By Jennifer Kotila
HOWARD LAKE, MN Justin Crowley, a graduate of Howard Lake-Waverly-Winsted (HLWW) high school, had the opportunity to gain some worldly agricultural experience when he traveled to Argentina for the National FFA Foundation’s International Leadership Seminar for State Officers.
Crowley, the son of Clem and Deb Crowley of Howard Lake, is the State FFA’s sentinel.
He started in FFA when he was in seventh-grade at HLWW, and was a chapter officer during high school.
The trip to Argentina took place Jan. 4-14, and there were about 70 participants from all over the US. Six were from Minnesota.
The many experiences Crowley had on the trip led him to a deeper respect and understanding that what happens in Argentina affects what happens in the US, even in Minnesota, he said.
While in Argentina, the group visited a crop farm, a sheep farm, and a farm that raised polo ponies, along with sheep and crops.
The crop farm was approximately 300 to 400 hectares (one hectare equals about 2-and-one-half acres).
It grew similar crops to the US: corn, soybeans, and wheat.

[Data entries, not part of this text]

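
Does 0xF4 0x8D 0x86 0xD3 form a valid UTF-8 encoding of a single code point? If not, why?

Leading byte 0xF4 = 11110100 → 4-byte form.
Byte 4 is 0xD3 = 11010011, which is not 10xxxxxx — expected a continuation byte.

invalid (non-continuation byte where continuation expected)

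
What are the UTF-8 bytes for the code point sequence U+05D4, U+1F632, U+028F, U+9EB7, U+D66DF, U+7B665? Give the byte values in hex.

D7 94 F0 9F 98 B2 CA 8F E9 BA B7 F3 96 9B 9F F1 BB 99 A5

U+05D4: 2-byte form → D7 94.
U+1F632: 4-byte form → F0 9F 98 B2.
U+028F: 2-byte form → CA 8F.
U+9EB7: 3-byte form → E9 BA B7.
U+D66DF: 4-byte form → F3 96 9B 9F.
U+7B665: 4-byte form → F1 BB 99 A5.
Concatenated (19 bytes): D7 94 F0 9F 98 B2 CA 8F E9 BA B7 F3 96 9B 9F F1 BB 99 A5.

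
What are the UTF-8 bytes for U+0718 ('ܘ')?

DC 98

U+0718 = 0x718 = 1816 decimal. In range U+0080–U+07FF → 2-byte form: 110xxxxx 10xxxxxx.
Binary (11 bits): 11100011000.
Split 5+6: 11100 | 011000.
Byte 1: 11011100 = 0xDC.
Byte 2: 10011000 = 0x98.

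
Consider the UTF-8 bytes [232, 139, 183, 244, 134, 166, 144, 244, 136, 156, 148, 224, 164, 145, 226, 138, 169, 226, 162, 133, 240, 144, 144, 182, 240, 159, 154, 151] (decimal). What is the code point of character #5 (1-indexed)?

Offset 0: leading byte 0xE8 = 11101000 → 3-byte char #1 = E8 8B B7.
Offset 3: leading byte 0xF4 = 11110100 → 4-byte char #2 = F4 86 A6 90.
Offset 7: leading byte 0xF4 = 11110100 → 4-byte char #3 = F4 88 9C 94.
Offset 11: leading byte 0xE0 = 11100000 → 3-byte char #4 = E0 A4 91.
Offset 14: leading byte 0xE2 = 11100010 → 3-byte char #5 = E2 8A A9.
Leading byte 0xE2 = 11100010 matches 1110xxxx → 3-byte sequence.
Byte 1: 0xE2 = 11100010, payload 0010 (4 bits).
Byte 2: 0x8A = 10001010 (10xxxxxx ✓), payload 001010.
Byte 3: 0xA9 = 10101001 (10xxxxxx ✓), payload 101001.
Concatenate: 0010001010101001 = 0x22A9 (16 bits → U+22A9).

U+22A9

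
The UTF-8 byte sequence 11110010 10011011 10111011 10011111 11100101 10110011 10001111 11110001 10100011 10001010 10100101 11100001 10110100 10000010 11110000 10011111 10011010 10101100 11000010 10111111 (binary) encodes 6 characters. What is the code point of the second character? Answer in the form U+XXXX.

Offset 0: leading byte 0xF2 = 11110010 → 4-byte char #1 = F2 9B BB 9F.
Offset 4: leading byte 0xE5 = 11100101 → 3-byte char #2 = E5 B3 8F.
Leading byte 0xE5 = 11100101 matches 1110xxxx → 3-byte sequence.
Byte 1: 0xE5 = 11100101, payload 0101 (4 bits).
Byte 2: 0xB3 = 10110011 (10xxxxxx ✓), payload 110011.
Byte 3: 0x8F = 10001111 (10xxxxxx ✓), payload 001111.
Concatenate: 0101110011001111 = 0x5CCF (16 bits → U+5CCF).

U+5CCF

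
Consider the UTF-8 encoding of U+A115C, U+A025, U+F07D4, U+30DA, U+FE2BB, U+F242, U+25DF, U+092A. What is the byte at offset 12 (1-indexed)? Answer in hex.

0xE3

1-indexed offset 12 is 0-indexed offset 11.
U+A115C → 4-byte form F2 A1 85 9C at offsets 0–3.
U+A025 → 3-byte form EA 80 A5 at offsets 4–6.
U+F07D4 → 4-byte form F3 B0 9F 94 at offsets 7–10.
U+30DA → 3-byte form E3 83 9A at offsets 11–13.
Offset 11 falls in char 4's range; it's byte 1 of E3 83 9A = 0xE3.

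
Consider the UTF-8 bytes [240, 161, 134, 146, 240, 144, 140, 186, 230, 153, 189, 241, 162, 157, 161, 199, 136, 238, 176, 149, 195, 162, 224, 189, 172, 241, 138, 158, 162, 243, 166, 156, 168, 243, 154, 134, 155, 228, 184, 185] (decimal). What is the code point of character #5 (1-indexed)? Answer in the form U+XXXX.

U+01C8

Offset 0: leading byte 0xF0 = 11110000 → 4-byte char #1 = F0 A1 86 92.
Offset 4: leading byte 0xF0 = 11110000 → 4-byte char #2 = F0 90 8C BA.
Offset 8: leading byte 0xE6 = 11100110 → 3-byte char #3 = E6 99 BD.
Offset 11: leading byte 0xF1 = 11110001 → 4-byte char #4 = F1 A2 9D A1.
Offset 15: leading byte 0xC7 = 11000111 → 2-byte char #5 = C7 88.
Leading byte 0xC7 = 11000111 matches 110xxxxx → 2-byte sequence.
Byte 1: 0xC7 = 11000111, payload 00111 (5 bits).
Byte 2: 0x88 = 10001000 (10xxxxxx ✓), payload 001000.
Concatenate: 00111001000 = 0x1C8 (11 bits → U+01C8).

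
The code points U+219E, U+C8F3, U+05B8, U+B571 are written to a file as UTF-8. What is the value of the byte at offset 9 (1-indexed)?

0xEB

1-indexed offset 9 is 0-indexed offset 8.
U+219E → 3-byte form E2 86 9E at offsets 0–2.
U+C8F3 → 3-byte form EC A3 B3 at offsets 3–5.
U+05B8 → 2-byte form D6 B8 at offsets 6–7.
U+B571 → 3-byte form EB 95 B1 at offsets 8–10.
Offset 8 falls in char 4's range; it's byte 1 of EB 95 B1 = 0xEB.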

Since Argentina’s growing season is a little longer, farmers can grow two crops each season, Crowley said.
Because Argentina’s soil is highly erosive, farmers practice no-till crop farming, said Crowley, who is a sophomore studying agricultural education at the University of Minnesota.

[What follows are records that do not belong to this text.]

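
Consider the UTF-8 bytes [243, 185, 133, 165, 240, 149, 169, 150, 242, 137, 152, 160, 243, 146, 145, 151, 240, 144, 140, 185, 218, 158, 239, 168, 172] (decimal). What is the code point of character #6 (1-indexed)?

U+069E

Offset 0: leading byte 0xF3 = 11110011 → 4-byte char #1 = F3 B9 85 A5.
Offset 4: leading byte 0xF0 = 11110000 → 4-byte char #2 = F0 95 A9 96.
Offset 8: leading byte 0xF2 = 11110010 → 4-byte char #3 = F2 89 98 A0.
Offset 12: leading byte 0xF3 = 11110011 → 4-byte char #4 = F3 92 91 97.
Offset 16: leading byte 0xF0 = 11110000 → 4-byte char #5 = F0 90 8C B9.
Offset 20: leading byte 0xDA = 11011010 → 2-byte char #6 = DA 9E.
Leading byte 0xDA = 11011010 matches 110xxxxx → 2-byte sequence.
Byte 1: 0xDA = 11011010, payload 11010 (5 bits).
Byte 2: 0x9E = 10011110 (10xxxxxx ✓), payload 011110.
Concatenate: 11010011110 = 0x69E (11 bits → U+069E).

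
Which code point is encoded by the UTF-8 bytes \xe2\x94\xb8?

U+2538

Leading byte 0xE2 = 11100010 matches 1110xxxx → 3-byte sequence.
Byte 1: 0xE2 = 11100010, payload 0010 (4 bits).
Byte 2: 0x94 = 10010100 (10xxxxxx ✓), payload 010100.
Byte 3: 0xB8 = 10111000 (10xxxxxx ✓), payload 111000.
Concatenate: 0010010100111000 = 0x2538 (16 bits → U+2538).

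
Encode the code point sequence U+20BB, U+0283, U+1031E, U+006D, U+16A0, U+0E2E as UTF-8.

U+20BB: 3-byte form → E2 82 BB.
U+0283: 2-byte form → CA 83.
U+1031E: 4-byte form → F0 90 8C 9E.
U+006D: 1-byte form → 6D.
U+16A0: 3-byte form → E1 9A A0.
U+0E2E: 3-byte form → E0 B8 AE.
Concatenated (16 bytes): E2 82 BB CA 83 F0 90 8C 9E 6D E1 9A A0 E0 B8 AE.

E2 82 BB CA 83 F0 90 8C 9E 6D E1 9A A0 E0 B8 AE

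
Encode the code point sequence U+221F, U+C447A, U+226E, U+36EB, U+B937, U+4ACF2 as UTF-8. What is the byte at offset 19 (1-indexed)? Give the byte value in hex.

1-indexed offset 19 is 0-indexed offset 18.
U+221F → 3-byte form E2 88 9F at offsets 0–2.
U+C447A → 4-byte form F3 84 91 BA at offsets 3–6.
U+226E → 3-byte form E2 89 AE at offsets 7–9.
U+36EB → 3-byte form E3 9B AB at offsets 10–12.
U+B937 → 3-byte form EB A4 B7 at offsets 13–15.
U+4ACF2 → 4-byte form F1 8A B3 B2 at offsets 16–19.
Offset 18 falls in char 6's range; it's byte 3 of F1 8A B3 B2 = 0xB3.

0xB3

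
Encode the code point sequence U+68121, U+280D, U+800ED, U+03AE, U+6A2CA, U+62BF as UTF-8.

F1 A8 84 A1 E2 A0 8D F2 80 83 AD CE AE F1 AA 8B 8A E6 8A BF

U+68121: 4-byte form → F1 A8 84 A1.
U+280D: 3-byte form → E2 A0 8D.
U+800ED: 4-byte form → F2 80 83 AD.
U+03AE: 2-byte form → CE AE.
U+6A2CA: 4-byte form → F1 AA 8B 8A.
U+62BF: 3-byte form → E6 8A BF.
Concatenated (20 bytes): F1 A8 84 A1 E2 A0 8D F2 80 83 AD CE AE F1 AA 8B 8A E6 8A BF.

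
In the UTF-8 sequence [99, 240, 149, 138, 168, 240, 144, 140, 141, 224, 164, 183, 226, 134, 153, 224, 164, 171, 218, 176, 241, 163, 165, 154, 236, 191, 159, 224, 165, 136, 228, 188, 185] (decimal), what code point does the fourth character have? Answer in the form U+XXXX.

U+0937

Offset 0: leading byte 0x63 = 01100011 → 1-byte char #1 = 63.
Offset 1: leading byte 0xF0 = 11110000 → 4-byte char #2 = F0 95 8A A8.
Offset 5: leading byte 0xF0 = 11110000 → 4-byte char #3 = F0 90 8C 8D.
Offset 9: leading byte 0xE0 = 11100000 → 3-byte char #4 = E0 A4 B7.
Leading byte 0xE0 = 11100000 matches 1110xxxx → 3-byte sequence.
Byte 1: 0xE0 = 11100000, payload 0000 (4 bits).
Byte 2: 0xA4 = 10100100 (10xxxxxx ✓), payload 100100.
Byte 3: 0xB7 = 10110111 (10xxxxxx ✓), payload 110111.
Concatenate: 0000100100110111 = 0x937 (16 bits → U+0937).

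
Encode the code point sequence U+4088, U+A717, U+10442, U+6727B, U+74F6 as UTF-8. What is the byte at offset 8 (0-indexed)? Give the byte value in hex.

U+4088 → 3-byte form E4 82 88 at offsets 0–2.
U+A717 → 3-byte form EA 9C 97 at offsets 3–5.
U+10442 → 4-byte form F0 90 91 82 at offsets 6–9.
Offset 8 falls in char 3's range; it's byte 3 of F0 90 91 82 = 0x91.

0x91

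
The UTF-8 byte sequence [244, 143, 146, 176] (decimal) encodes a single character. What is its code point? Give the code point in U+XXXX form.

U+10F4B0

Leading byte 0xF4 = 11110100 matches 11110xxx → 4-byte sequence.
Byte 1: 0xF4 = 11110100, payload 100 (3 bits).
Byte 2: 0x8F = 10001111 (10xxxxxx ✓), payload 001111.
Byte 3: 0x92 = 10010010 (10xxxxxx ✓), payload 010010.
Byte 4: 0xB0 = 10110000 (10xxxxxx ✓), payload 110000.
Concatenate: 100001111010010110000 = 0x10F4B0 (21 bits → U+10F4B0).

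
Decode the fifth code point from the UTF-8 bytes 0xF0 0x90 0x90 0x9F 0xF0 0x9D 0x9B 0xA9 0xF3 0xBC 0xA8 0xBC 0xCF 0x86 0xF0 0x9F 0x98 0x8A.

Offset 0: leading byte 0xF0 = 11110000 → 4-byte char #1 = F0 90 90 9F.
Offset 4: leading byte 0xF0 = 11110000 → 4-byte char #2 = F0 9D 9B A9.
Offset 8: leading byte 0xF3 = 11110011 → 4-byte char #3 = F3 BC A8 BC.
Offset 12: leading byte 0xCF = 11001111 → 2-byte char #4 = CF 86.
Offset 14: leading byte 0xF0 = 11110000 → 4-byte char #5 = F0 9F 98 8A.
Leading byte 0xF0 = 11110000 matches 11110xxx → 4-byte sequence.
Byte 1: 0xF0 = 11110000, payload 000 (3 bits).
Byte 2: 0x9F = 10011111 (10xxxxxx ✓), payload 011111.
Byte 3: 0x98 = 10011000 (10xxxxxx ✓), payload 011000.
Byte 4: 0x8A = 10001010 (10xxxxxx ✓), payload 001010.
Concatenate: 000011111011000001010 = 0x1F60A (21 bits → U+1F60A).

U+1F60A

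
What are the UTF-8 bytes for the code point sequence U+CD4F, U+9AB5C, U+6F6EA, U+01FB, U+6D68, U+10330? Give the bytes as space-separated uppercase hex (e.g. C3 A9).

U+CD4F: 3-byte form → EC B5 8F.
U+9AB5C: 4-byte form → F2 9A AD 9C.
U+6F6EA: 4-byte form → F1 AF 9B AA.
U+01FB: 2-byte form → C7 BB.
U+6D68: 3-byte form → E6 B5 A8.
U+10330: 4-byte form → F0 90 8C B0.
Concatenated (20 bytes): EC B5 8F F2 9A AD 9C F1 AF 9B AA C7 BB E6 B5 A8 F0 90 8C B0.

EC B5 8F F2 9A AD 9C F1 AF 9B AA C7 BB E6 B5 A8 F0 90 8C B0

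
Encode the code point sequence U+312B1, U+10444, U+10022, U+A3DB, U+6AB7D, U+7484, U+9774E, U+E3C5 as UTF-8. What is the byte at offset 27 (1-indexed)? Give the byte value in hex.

1-indexed offset 27 is 0-indexed offset 26.
U+312B1 → 4-byte form F0 B1 8A B1 at offsets 0–3.
U+10444 → 4-byte form F0 90 91 84 at offsets 4–7.
U+10022 → 4-byte form F0 90 80 A2 at offsets 8–11.
U+A3DB → 3-byte form EA 8F 9B at offsets 12–14.
U+6AB7D → 4-byte form F1 AA AD BD at offsets 15–18.
U+7484 → 3-byte form E7 92 84 at offsets 19–21.
U+9774E → 4-byte form F2 97 9D 8E at offsets 22–25.
U+E3C5 → 3-byte form EE 8F 85 at offsets 26–28.
Offset 26 falls in char 8's range; it's byte 1 of EE 8F 85 = 0xEE.

0xEE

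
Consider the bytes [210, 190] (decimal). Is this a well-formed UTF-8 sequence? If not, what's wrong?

valid

Leading byte 0xD2 = 11010010 → 2-byte form.
Continuation bytes 0xBE=10111110 all match 10xxxxxx.
Decoded value 0x4BE is ≥ 0x80 (shortest form) and not a surrogate.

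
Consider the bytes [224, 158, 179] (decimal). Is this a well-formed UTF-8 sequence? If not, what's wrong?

Leading byte 0xE0 = 11100000 → 3-byte form.
Continuation bytes all match 10xxxxxx. Payload decodes to 0x7B3.
But 0x7B3 < 0x800, the minimum for a 3-byte sequence — this is an overlong encoding.

invalid (overlong encoding)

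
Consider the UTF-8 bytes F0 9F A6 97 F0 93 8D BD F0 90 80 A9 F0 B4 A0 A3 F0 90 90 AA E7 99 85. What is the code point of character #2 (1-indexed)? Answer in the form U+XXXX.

U+1337D

Offset 0: leading byte 0xF0 = 11110000 → 4-byte char #1 = F0 9F A6 97.
Offset 4: leading byte 0xF0 = 11110000 → 4-byte char #2 = F0 93 8D BD.
Leading byte 0xF0 = 11110000 matches 11110xxx → 4-byte sequence.
Byte 1: 0xF0 = 11110000, payload 000 (3 bits).
Byte 2: 0x93 = 10010011 (10xxxxxx ✓), payload 010011.
Byte 3: 0x8D = 10001101 (10xxxxxx ✓), payload 001101.
Byte 4: 0xBD = 10111101 (10xxxxxx ✓), payload 111101.
Concatenate: 000010011001101111101 = 0x1337D (21 bits → U+1337D).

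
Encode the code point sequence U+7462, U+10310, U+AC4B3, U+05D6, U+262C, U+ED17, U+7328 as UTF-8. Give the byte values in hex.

E7 91 A2 F0 90 8C 90 F2 AC 92 B3 D7 96 E2 98 AC EE B4 97 E7 8C A8

U+7462: 3-byte form → E7 91 A2.
U+10310: 4-byte form → F0 90 8C 90.
U+AC4B3: 4-byte form → F2 AC 92 B3.
U+05D6: 2-byte form → D7 96.
U+262C: 3-byte form → E2 98 AC.
U+ED17: 3-byte form → EE B4 97.
U+7328: 3-byte form → E7 8C A8.
Concatenated (22 bytes): E7 91 A2 F0 90 8C 90 F2 AC 92 B3 D7 96 E2 98 AC EE B4 97 E7 8C A8.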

“When we were visiting, they had just taken out their wheat and they had planted soybeans over that, and corn was just getting over being chopped. It works well to pull out the wheat crop, then plant soybeans,” Crowley said.
The sheep farm was a breeding farm with 20 to 30 head of sheep used specifically for breeding.
The polo pony farm had 30 to 40 horses, four of which had been in international polo competitions.
Many of the polo ponies used in Europe are purchased in Argentina, Crowley said.
Another area the group visited was a port on the Paraná River. The river is large enough to accomodate ocean-going vessels, and many farmers bring their crops directly to the ship, Crowley said.
At the port was also a bio-fuel facility that crushed 20,000 tons of soybeans a day, Crowley said.
Crowley noted that the tax on agricultural exports in Argentina is 35 percent. “Basically, when farmers bring three truckloads of goods to market, one of those trucks is going to the government for taxes,” Crowley said.
The group also visited the US Embassy, where they heard from a group of Argentina’s youth leaders.
Along with learning about Argentine agriculture and the effects it has on the global market, the group was able to experience some of the country’s entertaining aspects.
They were treated to tango lessons, and saw a gaucho show. A gaucho is Argentina’s version of a cowboy, and the show is similar to the US Wild West shows, Crowley said.
One of the highlights of the trip for Crowley was visiting the Iguazu falls, which is the largest set of waterfalls in the world.
“We took a boat ride by the falls, and the water was pouring over us. It was a really cool experience,” Crowley said.
Another highlight for Crowley was interacting with the people from Argentina, especially the tour guide, who had been to the US many times and learned a lot about agriculture from those visits, Crowley said.